Итак, в моем тогдашнем представлении невзрачная дверь с табличкой «история физики» вела в подвал Храма науки, и я у этой двери оказался только потому, что все другие — парадные — двери в этот храм для меня закрылись.
Хорошо еще, что в науке меня тогда интересовала проблема с загадочной историей — проблема размерности пространства. Простейшее количественное свойство наблюдаемого физического мира — его три измерения. Этот простой физический факт имел весьма математический вкус и странную родословную. Ведь свойство трехмерности было известно еще древним грекам, уверенным, что свойства пространства на сколь угодно малых расстояниях такие же, как и на уровне обыденной жизни. Думать так в век квантовой физики уже было невозможно. Ну, а как можно?
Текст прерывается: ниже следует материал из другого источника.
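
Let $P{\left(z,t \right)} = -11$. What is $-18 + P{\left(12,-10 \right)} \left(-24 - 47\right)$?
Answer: $763$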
Из ученых книг я узнал, что физический вопрос о числе измерений впервые грамотно задал в 1917 году — через два тысячелетия после древних греков — Пауль Эренфест. Соответствующий том «Трудов Амстердамской академии наук» вполне подтвердил это, но не дал никакого намека, почему вдруг именно тогда и именно этот физик задал сам вопрос. Это я и решил выяснить, когда понадобилось придумать себе первую тему историко-научного исследования. Вполне могло быть, конечно, что никакого исследования и не понадобится, что биографы Эренфеста уже все знали про его работу о размерности пространства.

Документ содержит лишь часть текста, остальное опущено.